Il chirurgo – un nostro carissimo amico, molto conosciuto a Mentana come il ‘Dottore dal cappello bianco’ – esaminò la ferita; era infatti orribile a vedersi, ma non era grave, e quei signori potevano ancora seguitare a bucarsi la pelle.

«Diavolo!» esclamò Enrico. «Non credevo che ci fosse ancora tanta carne nelle mia ossa.»

Il dottore voleva fasciargli la ferita. «No,» egli rispose; «il signore ha diritto di aver nudo il suo bersaglio.»

Il conte s’inchinò.

Non c’era che dire, quei due bravi giovanotti si scannavano da perfetti gentiluomini.
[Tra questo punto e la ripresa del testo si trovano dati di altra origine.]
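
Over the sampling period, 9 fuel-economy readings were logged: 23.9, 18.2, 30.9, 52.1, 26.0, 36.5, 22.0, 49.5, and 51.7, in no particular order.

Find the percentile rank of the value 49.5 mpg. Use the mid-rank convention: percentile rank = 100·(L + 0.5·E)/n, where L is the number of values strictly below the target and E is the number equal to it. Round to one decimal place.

Sorted: 18.2, 22.0, 23.9, 26.0, 30.9, 36.5, 49.5, 51.7, 52.1.
Count below 49.5: L = 6; count equal: E = 1; n = 9.
Percentile rank = 100·(6 + 0.5·1)/9 = 100·6.5/9 = 72.22.

72.2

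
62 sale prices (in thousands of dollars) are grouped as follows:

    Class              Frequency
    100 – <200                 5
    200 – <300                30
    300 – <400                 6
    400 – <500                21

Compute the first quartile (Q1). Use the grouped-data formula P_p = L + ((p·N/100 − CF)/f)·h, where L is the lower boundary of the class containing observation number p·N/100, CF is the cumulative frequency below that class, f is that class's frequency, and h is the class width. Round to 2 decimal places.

235.00

N = 62; target position k = 25/100 · 62 = 15.5.
Cumulative frequencies: 5, 35, 41, 62.
Observation 15.5 falls in the class 200 – <300.
L = 200, CF = 5, f = 30, h = 100.
P25 = 200 + ((15.5 − 5)/30)·100 = 200 + 35 = 235.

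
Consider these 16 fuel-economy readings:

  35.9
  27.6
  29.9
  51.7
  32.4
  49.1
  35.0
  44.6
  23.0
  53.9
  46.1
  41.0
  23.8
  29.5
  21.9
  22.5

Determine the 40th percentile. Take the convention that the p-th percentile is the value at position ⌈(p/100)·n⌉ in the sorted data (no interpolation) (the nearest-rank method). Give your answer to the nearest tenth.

29.9

Sorted: 21.9, 22.5, 23.0, 23.8, 27.6, 29.5, 29.9, 32.4, 35.0, 35.9, 41.0, 44.6, 46.1, 49.1, 51.7, 53.9.
n = 16.
Position = ⌈40/100 · 16⌉ = ⌈6.4⌉ = 7.
The value at rank 7 is 29.9.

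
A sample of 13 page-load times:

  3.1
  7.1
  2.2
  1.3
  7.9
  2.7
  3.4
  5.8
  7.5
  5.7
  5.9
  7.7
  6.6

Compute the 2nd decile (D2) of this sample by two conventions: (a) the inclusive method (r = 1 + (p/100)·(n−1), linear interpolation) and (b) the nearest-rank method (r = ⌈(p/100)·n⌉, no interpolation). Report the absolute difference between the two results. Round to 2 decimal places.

Sorted: 1.3, 2.2, 2.7, 3.1, 3.4, 5.7, 5.8, 5.9, 6.6, 7.1, 7.5, 7.7, 7.9.
n = 13.
(a) r = 3.4; between ranks 3 (2.7) and 4 (3.1): 2.86.
(b) the nearest-rank method: rank 3 → 2.7.
|2.86 − 2.7| = 0.16.

0.16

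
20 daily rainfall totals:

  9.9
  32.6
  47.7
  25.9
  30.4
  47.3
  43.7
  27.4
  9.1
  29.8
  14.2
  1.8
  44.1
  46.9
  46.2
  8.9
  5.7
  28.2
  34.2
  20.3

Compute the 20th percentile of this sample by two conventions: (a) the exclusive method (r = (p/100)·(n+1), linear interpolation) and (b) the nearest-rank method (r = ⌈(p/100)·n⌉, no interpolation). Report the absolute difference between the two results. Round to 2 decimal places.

0.16

Sorted: 1.8, 5.7, 8.9, 9.1, 9.9, 14.2, 20.3, 25.9, 27.4, 28.2, 29.8, 30.4, 32.6, 34.2, 43.7, 44.1, 46.2, 46.9, 47.3, 47.7.
n = 20.
(a) r = 4.2; between ranks 4 (9.1) and 5 (9.9): 9.26.
(b) the nearest-rank method: rank 4 → 9.1.
|9.26 − 9.1| = 0.16.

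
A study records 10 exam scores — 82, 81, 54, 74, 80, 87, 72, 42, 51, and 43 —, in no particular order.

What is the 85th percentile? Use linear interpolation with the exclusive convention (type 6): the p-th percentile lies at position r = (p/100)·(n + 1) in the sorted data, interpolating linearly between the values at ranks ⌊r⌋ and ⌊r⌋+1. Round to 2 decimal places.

Sorted: 42, 43, 51, 54, 72, 74, 80, 81, 82, 87.
n = 10.
r = (85/100)·(10 + 1) = 9.35.
Rank 9 is 82 and rank 10 is 87.
Interpolate: 82 + 0.35·(87 − 82) = 82 + 0.35·5 = 83.75.

83.75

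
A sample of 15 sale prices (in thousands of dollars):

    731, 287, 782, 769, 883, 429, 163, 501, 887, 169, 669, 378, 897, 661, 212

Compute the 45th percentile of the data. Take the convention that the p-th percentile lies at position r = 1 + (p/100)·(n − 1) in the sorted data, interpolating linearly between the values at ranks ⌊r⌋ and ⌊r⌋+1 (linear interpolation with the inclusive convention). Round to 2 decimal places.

Sorted: 163, 169, 212, 287, 378, 429, 501, 661, 669, 731, 769, 782, 883, 887, 897.
n = 15.
r = 1 + (45/100)·(15 − 1) = 1 + 6.3 = 7.3.
Rank 7 is 501 and rank 8 is 661.
Interpolate: 501 + 0.3·(661 − 501) = 501 + 0.3·160 = 549.

549.00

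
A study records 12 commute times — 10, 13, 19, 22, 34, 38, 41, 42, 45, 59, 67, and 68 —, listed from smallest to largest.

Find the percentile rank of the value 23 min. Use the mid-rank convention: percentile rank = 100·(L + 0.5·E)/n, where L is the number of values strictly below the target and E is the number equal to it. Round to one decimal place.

Count below 23: L = 4; count equal: E = 0; n = 12.
Percentile rank = 100·(4 + 0.5·0)/12 = 100·4/12 = 33.33.

33.3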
Tornarono a mettersi in guardia; ma stavolta erano pallidi entrambi di un pallore sinistro. Lo scherzo di buona società cominciava a farsi serio. Enrico sentiva al certo che non aveva tempo da perdere, perché il sangue gli scorreva fra le dita della mano che si teneva sulla ferita, e la mano e la camicia gli si erano fatte rosse. Si vedeva una terribile tensione in tutta la sua persona, nell’occhio intento, nei movimenti nervosi, nel garretto saldo, nel corpo piegato all’indietro: sembrava una molla d’acciaio che stia per scattare. Il conte l’assaliva colla furia di chi capisce d’avere a che fare con un temibile avversario, e sente di dover uccidere per non essere ucciso. Tutt’a un tratto si vide una striscia di luce correre e serpeggiare come una biscia sulla spada del conte, Enrico andare a fondo tutto d’un pezzo, e saltare indietro levando in alto la spada.

Il conte portò vivamente la sinistra sul petto, stralunò gli occhi, abbandonò la guardia e si appoggiò un istante alla spada che si piegò sotto il suo peso; poscia barcollò e cadde su un ginocchio.

Tutti si precipitarono su di lui. Enrico si fece ancora più pallido, e lo guardò cogli occhi di un mentecatto.

Il ‘Dottore dal cappello bianco’ s’inginocchiò presso del conte, mentre uno dei suoi secondi gli teneva il capo sui ginocchi, e gli aprì la camicia.

La ferita non doveva essere grave; era appena visibile, fra la terza e la quarta costola, e mandava pochissimo sangue. Sembrava davvero una cosa da nulla. Il dottore non ebbe bisogno che di una sola occhiata, per ordinare, con quell’accento che hanno soltanto i medici in certe occasioni, rialzandosi bruscamente: «La carrozza! presto, la carrozza!»

Passarono alcuni mesi senza che io più rivedessi Enrico Lanti. Ero tornato in Sicilia, ma non ne avevo avuto più notizia. Un mattino, verso gli ultimi di ottobre, mi fu recapitata da un contadino una lettera urgente in Sant’Agata-li-Battiati, ove mi trovavo.

Il carattere di quella lettera che veniva a cercarmi con urgenza mi era assolutamente sconosciuto, e sembrava tracciato con mano tremante. Però non ci volle molto per correre alla firma, giacché la lettera era brevissima; era di Enrico Lanti e diceva:

« Amico mio, vorrei vederti, e siccome me ne rimane pochissimo tempo ti prego di affrettarti, se vuoi rendermi quest’ultimo servigio. «

Mi misi in viaggio immediatamente, facendomi guidare dal contadino che aveva recato la lettera.